Existenzgründer:Die größten Fallstricke

Gerade am Beginn der Selbständigkeit ist eine ausreichend dicke Kapitaldecke wichtig, um Durststrecken zu überstehen. Doch es gibt noch andere Faktoren, die das Überleben eines Unternehmens sichern können.

Von Norbert Hofmann

Genau 43 155 Menschen haben im vergangenen Jahr deutschlandweit die Beratung des IHK-Gründerservice gesucht. Das waren zehn Prozent mehr als im Vorjahr. Zwar können die Gründer bereits beim Beratungsgespräch ein konkretes Geschäftskonzept präsentieren. Doch viele müssen dieses noch nachbessern.

Rund ein Drittel der Beratungssuchenden hat laut IHK-Gründerreport 2015 über die Finanzierung nicht richtig nachgedacht. Fast ebenso häufig werden kaufmännische Defizite etwa bei Preiskalkulation, Kostenrechnung oder der betriebswirtschaftlichen Planung festgestellt. Solche Fertigkeiten können relativ zügig in Gründerseminaren erlernt werden. Etwas mehr Aufwand und vor allem das gewisse Quäntchen unternehmerisches Denken braucht es zur Behebung anderer Defizite. So hat sich fast ein Viertel der Gründer keine Gedanken über den Kundennutzen der Geschäftsidee oder die konkrete Zusammensetzung der Zielgruppe gemacht. Neben den Industrie- und Handelskammern können etwa auch die Branchenverbände hier Unterstützung bieten.

Auch Gründer im Technologie- und Internetsektor machen trotz häufig akademischer Vorbildung Fehler. "Diese Start-ups nutzen zwar intensiv das Internet, ihre Ideen aber sind nicht immer so innovativ wie sie denken", sagt Klaus-Heiner Röhl, Gründungsexperte beim Institut der deutschen Wirtschaft in Köln (IW). So werde häufig verkannt, wie schnell sich die Märkte entwickeln und die Konkurrenz wächst. Das spiegelt sich in den Themen wider, die etwa den Münchener Businessplan Wettbewerb prägen. Im Bereich Internet, der für etwa die Hälfte aller ins Rennen geschickten Konzepte steht, spielen Ideen zu neuen Internet-Shops längst nicht mehr so eine gewichtige Rolle wie in früheren Jahren.
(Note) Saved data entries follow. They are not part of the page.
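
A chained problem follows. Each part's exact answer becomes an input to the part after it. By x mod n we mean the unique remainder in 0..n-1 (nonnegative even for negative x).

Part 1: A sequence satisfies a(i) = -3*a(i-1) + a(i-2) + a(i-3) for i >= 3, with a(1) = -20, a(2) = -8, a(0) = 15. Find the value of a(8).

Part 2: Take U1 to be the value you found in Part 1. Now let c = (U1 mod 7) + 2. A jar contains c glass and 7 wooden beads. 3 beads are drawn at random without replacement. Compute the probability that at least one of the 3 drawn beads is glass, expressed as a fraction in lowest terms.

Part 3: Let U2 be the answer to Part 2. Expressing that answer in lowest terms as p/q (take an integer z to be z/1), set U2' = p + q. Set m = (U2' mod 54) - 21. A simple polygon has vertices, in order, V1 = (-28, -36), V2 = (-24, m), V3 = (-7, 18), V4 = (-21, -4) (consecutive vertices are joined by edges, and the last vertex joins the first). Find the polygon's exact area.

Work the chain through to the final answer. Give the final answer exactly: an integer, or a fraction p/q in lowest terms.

Part 1: a(3) = -3*(-8) + 1*(-20) + 1*(15) = 19; iterating: a(3)=19, a(4)=-85, a(5)=266, a(6)=-864, a(7)=2773, a(8)=-8917; answer -8917
Part 2: U1 = -8917; c = 3; total draws C(10,3) = 120; complement C(7,3) = 35; favorable 120 - 35 = 85; P = 17/24; answer 17/24
Part 3: U2 = 17/24; threaded value p + q = 41; m = 20; cross terms: (-28*20 - -24*-36)=-1424, (-24*18 - -7*20)=-292, (-7*-4 - -21*18)=406, (-21*-36 - -28*-4)=644; twice the area = |-666| = 666; area = 333; answer 333

333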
Doch auch wenn eine Idee wirklich gut ist, wird daraus mit Blick auf die Finanzierung und den Markterfolg noch kein Selbstläufer. "Man sollte schon sehr intensiv über die Präsentation nachdenken und überzeugend darstellen können, warum sich die Idee am Markt durchsetzt", sagt Röhl. Viele Start-ups scheitern seiner Beobachtung nach zudem daran, dass sie den Kapitalbedarf und die Zeitspanne, in der sie Kapital benötigen, unterschätzen.

Wer Investoren finden will, muss sich auch auf sie zubewegen. "In Deutschland hat sich der Markt für Wagniskapital in den vergangenen Jahren zunehmend auf die Metropolen Berlin und München konzentriert", sagt Röhl. Will sich ein Start-up nicht direkt dort oder im Umfeld solcher Städte ansiedeln, sollte es zumindest den Kontakt zu den Netzwerken dieser Standorte suchen. Hilfreich sind auch Venture-Capital-Foren, bei denen sich innovative Newcomer vor einem großen, aus Risikokapitalgebern zusammengesetzten Publikum, präsentieren können.

Gründer sollten nicht mit zu knappen Mitteln loslegen. "Einer der gefährlichsten Fallstricke für Gründer liegt darin, mit einer zu dünnen Kapitalausstattung an den Start zu gehen", warnt Jürgen Egeln, Gründungsexperte beim Zentrum für Europäische Wirtschaftsforschung (ZEW). Nicht selten werde der Finanzierungsbedarf im Businessplan zwar realistisch geplant. Wer sich nach den Bankverhandlungen aber dennoch mit einem niedrigeren Kredit begnügt, droht schnell abzustürzen. Ist das Start-up nicht in der Lage, auch einmal eine Durststrecke durchzustehen, droht eine Abwärtsspirale: Kredite können nicht zurückgezahlt werden, das Rating verschlechtert sich und Anschlussfinanzierungen bleiben aus.